Diyarbakır’da sokakta dolaşan kime sorsanız. HDP’ye giden gençlerin bir şekilde ikna edilip dağa götürüldüğünü söyleyecektir size. Artık gizli olan bir şey değil ayyukta olan bir şey. Ordaki anneler de bunu biliyor ve bunu bildikleri için de çözüm yerinin, yani çocuğunun geri gönderilebilecek yerin de orası olduğunu biliyorlar. Ordaki çığlık bundandır. “Burdan gitti evladım, belki buradan geri getirilebilir” diye... On binlerce annemiz var. Hiçbir anne, kendi evladının bir hiç uğruna feda etmez. Bir hiç uğruna öldürülmüş evladının ardından sessiz kalmaz.
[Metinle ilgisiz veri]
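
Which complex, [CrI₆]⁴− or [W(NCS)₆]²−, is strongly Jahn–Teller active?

[CrI₆]⁴−

[CrI₆]⁴−: Ligand charges: each iodide is −1. With an overall charge of −4 the chromium centre must be in the +2 oxidation state. Chromium is a group-6 element; Cr(II) is therefore d⁴. Iodide is a weak-field ligand for a first-row metal, so the complex is high-spin. The t₂g³e_g¹ (high-spin) configuration has an unevenly filled e_g set; the Jahn–Teller theorem predicts a tetragonal distortion (typically axial elongation) to lift the degeneracy.
[W(NCS)₆]²−: Ligand charges: each isothiocyanate is −1. With an overall charge of −2 the tungsten centre must be in the +4 oxidation state. Tungsten is a group-6 element; W(IV) is therefore d². The d² configuration leaves the e_g set evenly filled (or empty) — no strong Jahn–Teller driving force.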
BÖLGE İNSANI İÇİN UMUT OLDULAR

-Bu kadar korku nasıl oluşturuldu?

Bağırlarına taş bastılar ve sustular. Bunu Diyarbakır’da yaşayan insanlar iyi bilir. Bunun sözlerle tarifi yok, sözlerle anlatamayız, yaşamak lazım. Umut ediyoruz, bu annelerin çığlığı, terör olaylarına sebep olan, direk veya dolaylı teröristlere destek veren herkesin hayatı boyunca beyninin içinde olacaktır ve umudumuz o ki, bu çığlık, her an kafalarının içinde yankılanır. Belki varsa vicdanları sızlar, o vakit başkasının evladını nasıl bir hiç uğruna yok ettiğinin farkına varır. Ancak bölge insanı için de bir umut oldu bu annelerin eylemi. Bu bölgede acıların en ağırını yaşamış biri olarak bunu söylüyorum. Bugün siz hangi insanımıza sorarsanız, eğer korkmazsa ve eğer gerçekten içinden gelenleri söylerse, “kırk yıldır bizim canımız yanıyor” diyecektir. On beş yaşına gelmiş evladı olan, eli yüreğinde yıllarca. Çocuğumu biri kandırır mı? Çocuğum dağa gider mi? Çocuğunu kapının önünden ayırmak istemeyen analarımız var. Kapının önüne çocuğunu salmaya korkan analarımız vardı. Ki, öyle çocuğunu kaybeden binlerce anne görüyorlardı. Yani, bu annelerin yaptığı, çok büyük bir mücadeledir. Silahsız bir ordunun vereceği mücadele gibi görüyorum. Yüreği olan vicdanlı insanların tamamının destekleyeceği bir mücadele. İnşallah evlatları bir şekilde annelerinin çığlıklarını duyarlar. Duyarlar da kendilerinin içinde oldukları durumun farkına varırlar ve evlerine dönerler. Umudumuz bu.